High Mobility Group Proteins in Cellular Senescence
Senescent cells accumulate with age and cause harm via their inflammatory signaling, contributing to the chronic inflammation of aging that is disruptive to tissue structure and function throughout the body. One faction of the research and development community wants to selectively destroy senescent cells via the use of a wide variety of senolytic therapies presently under development. Another faction wants to instead find ways to suppress the inflammatory signaling of these cells. Here find an example of this second area of research, a search for targets that can be manipulated to reduce harmful signaling generated by senescent cells, but which will produce minimal side-effects in non-senescent cells.

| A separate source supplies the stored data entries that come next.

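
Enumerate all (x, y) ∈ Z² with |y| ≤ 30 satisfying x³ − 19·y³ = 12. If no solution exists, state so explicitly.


The equation is x³ - 19y³ = 12. For fixed y, x³ = 19·y³ + 12, so a solution requires the RHS to be a perfect cube.
Strategy: iterate y from -30 to 30, compute RHS = 19·y³ + 12, and check whether it is a (positive or negative) perfect cube.
Check small values of y:
  y = 0: RHS = 12 is not a perfect cube.
  y = 1: RHS = 31 is not a perfect cube.
  y = -1: RHS = -7 is not a perfect cube.
  y = 2: RHS = 164 is not a perfect cube.
  y = -2: RHS = -140 is not a perfect cube.
  y = 3: RHS = 525 is not a perfect cube.
  y = -3: RHS = -501 is not a perfect cube.
Continuing the search up to |y| = 30 finds no solutions either.
No (x, y) in the scanned range satisfies the equation.

No integer solutions with |y| ≤ 30.


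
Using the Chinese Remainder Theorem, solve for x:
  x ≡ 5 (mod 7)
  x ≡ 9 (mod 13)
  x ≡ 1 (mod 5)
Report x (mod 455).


Moduli 7, 13, 5 are pairwise coprime; by CRT there is a unique solution modulo M = 7 · 13 · 5 = 455.
Solve pairwise, accumulating the modulus:
  Start with x ≡ 5 (mod 7).
  Combine with x ≡ 9 (mod 13): since gcd(7, 13) = 1, we get a unique residue mod 91.
    Write x = 5 + 7·t and substitute into x ≡ 9 (mod 13): 7·t ≡ 9 − 5 = 4 (mod 13).
    The inverse of 7 mod 13 is 2 (since 7·2 = 14 = 1·13 + 1), so t ≡ 2·4 = 8 ≡ 8 (mod 13).
    Then x = 5 + 7·8 = 61, valid modulo lcm(7, 13) = 91: x ≡ 61 (mod 91).
  Combine with x ≡ 1 (mod 5): since gcd(91, 5) = 1, we get a unique residue mod 455.
    Write x = 61 + 91·t and substitute into x ≡ 1 (mod 5): 91·t ≡ 1 − 61 = -60 (mod 5).
    Reduce coefficients mod 5: 1·t ≡ 0 (mod 5).
    So t ≡ 0 (mod 5).
    Then x = 61 + 91·0 = 61, valid modulo lcm(91, 5) = 455: x ≡ 61 (mod 455).
Verify: 61 mod 7 = 5 ✓, 61 mod 13 = 9 ✓, 61 mod 5 = 1 ✓.

x ≡ 61 (mod 455).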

In this review, we summarize the current research progress on non-histone high mobility group proteins (HMGs) in the field of aging, particularly their structural characteristics and functional roles in regulating the aging process. As chromatin architectural regulators, HMGs, in collaboration with histones, exert critical influence on chromatin dynamics and gene expression. By competitively binding to specific DNA sites, HMGs alter chromatin accessibility and regulate gene activity, thereby exerting profound effects at various stages of cellular senescence. This regulation involves a wide array of mechanisms and pathways, with a particularly notable impact on the senescence-associated secretory phenotype (SASP) and senescence-associated heterochromatin foci (SAHF).

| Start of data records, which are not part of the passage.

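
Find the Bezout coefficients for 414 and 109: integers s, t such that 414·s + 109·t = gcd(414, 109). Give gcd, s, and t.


Euclidean algorithm on (414, 109) — divide until remainder is 0:
  414 = 3 · 109 + 87
  109 = 1 · 87 + 22
  87 = 3 · 22 + 21
  22 = 1 · 21 + 1
  21 = 21 · 1 + 0
gcd(414, 109) = 1.
Track Bezout coefficients alongside the remainders: start with r₀ = 414 = a·1 + b·0 (s = 1, t = 0) and r₁ = 109 = a·0 + b·1 (s = 0, t = 1); each new remainder r_{k+1} = r_{k-1} − q_k·r_k inherits s_{k+1} = s_{k-1} − q_k·s_k, t_{k+1} = t_{k-1} − q_k·t_k, so r_k = a·s_k + b·t_k at every step:
  q = 3: r = 87, s = 1 − 3·0 = 1, t = 0 − 3·1 = -3  (check: 414·1 + 109·(-3) = 87)
  q = 1: r = 22, s = 0 − 1·1 = -1, t = 1 − 1·(-3) = 4  (check: 414·(-1) + 109·4 = 22)
  q = 3: r = 21, s = 1 − 3·(-1) = 4, t = -3 − 3·4 = -15  (check: 414·4 + 109·(-15) = 21)
  q = 1: r = 1, s = -1 − 1·4 = -5, t = 4 − 1·(-15) = 19  (check: 414·(-5) + 109·19 = 1)
The row with r = 1 (the gcd) gives the Bezout coefficients s = -5, t = 19.
Result: 414 · (-5) + 109 · (19) = 1.

gcd(414, 109) = 1; s = -5, t = 19 (check: 414·(-5) + 109·19 = 1).


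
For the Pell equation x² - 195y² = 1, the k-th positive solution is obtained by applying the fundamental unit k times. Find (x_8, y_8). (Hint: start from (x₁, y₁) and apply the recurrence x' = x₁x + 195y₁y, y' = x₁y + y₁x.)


Step 1: Find the fundamental solution (x₁, y₁) of x² - 195y² = 1.
  Expand √195 as a continued fraction. a₀ = ⌊√195⌋ = 13; iterate m_{k+1} = d_k·a_k − m_k, d_{k+1} = (195 − m_{k+1}²)/d_k, a_{k+1} = ⌊(a₀ + m_{k+1})/d_{k+1}⌋ (starting m₀ = 0, d₀ = 1), with convergents p_k = a_k·p_{k-1} + p_{k-2}, q_k = a_k·q_{k-1} + q_{k-2} (p₋₁ = 1, q₋₁ = 0):
  k = 0: a₀ = 13; p₀/q₀ = 13/1; p₀² − 195·q₀² = 169 − 195 = -26.
  k = 1: m = 13, d = 26, a = ⌊(13 + 13)/26⌋ = 1; p/q = (1·13 + 1)/(1·1 + 0) = 14/1; p² − 195·q² = 196 − 195 = 1.
  The first convergent with p² − 195·q² = 1 gives the fundamental solution (x₁, y₁) = (14, 1).
Step 2: Apply the recurrence (x_{n+1}, y_{n+1}) = (x₁x_n + 195y₁y_n, x₁y_n + y₁x_n) repeatedly.
  From (x_1, y_1) = (14, 1): x_2 = 14·14 + 195·1·1 = 391; y_2 = 14·1 + 1·14 = 28.
  From (x_2, y_2) = (391, 28): x_3 = 14·391 + 195·1·28 = 10934; y_3 = 14·28 + 1·391 = 783.
  From (x_3, y_3) = (10934, 783): x_4 = 14·10934 + 195·1·783 = 305761; y_4 = 14·783 + 1·10934 = 21896.
  From (x_4, y_4) = (305761, 21896): x_5 = 14·305761 + 195·1·21896 = 8550374; y_5 = 14·21896 + 1·305761 = 612305.
  From (x_5, y_5) = (8550374, 612305): x_6 = 14·8550374 + 195·1·612305 = 239104711; y_6 = 14·612305 + 1·8550374 = 17122644.
  From (x_6, y_6) = (239104711, 17122644): x_7 = 14·239104711 + 195·1·17122644 = 6686381534; y_7 = 14·17122644 + 1·239104711 = 478821727.
  From (x_7, y_7) = (6686381534, 478821727): x_8 = 14·6686381534 + 195·1·478821727 = 186979578241; y_8 = 14·478821727 + 1·6686381534 = 13389885712.
Step 3: Verify x_8² - 195·y_8² = 34961362679182240654081 - 34961362679182240654080 = 1 (should be 1). ✓

(x_1, y_1) = (14, 1); (x_8, y_8) = (186979578241, 13389885712).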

HMG proteins, particularly members of the HMGA and HMGB families, play pivotal roles in the formation and regulation of SASP and SAHF. SASP comprises pro-inflammatory factors and proteins secreted during cellular senescence, which not only drive the aging process but are also closely associated with various age-related diseases, including chronic inflammation, cardiovascular diseases, and cancer. HMGA proteins promote or inhibit the spread of inflammatory signals by affecting chromatin structure and regulating the expression of SASP-related genes. Meanwhile, HMGB proteins, acting as damage-associated molecular patterns (DAMPs), activate inflammatory pathways and exacerbate the release of SASP. SAHF, as highly compacted heterochromatin regions, silence genes related to proliferation and the cell cycle, marking cells' entry into a state of permanent cell cycle arrest. The dynamic regulation of HMG proteins is crucial for the formation and maintenance of SAHF.
Recent studies have shown that targeting and blocking HMG proteins, particularly HMGB1 and HMGA2, not only reduces the release of SASP but also effectively inhibits inflammatory responses, thereby slowing the progression of age-related diseases. By inhibiting the extracellular release of HMGB1, researchers have found that sterile inflammation and tissue damage can be alleviated, protecting cardiovascular health and delaying the development of age-related cardiovascular diseases. Targeting these proteins has become a key direction in aging research. Compared to traditional therapies, targeting HMG proteins offers a more precise means of modulating age-related pathophysiological processes with fewer effects on normal cells.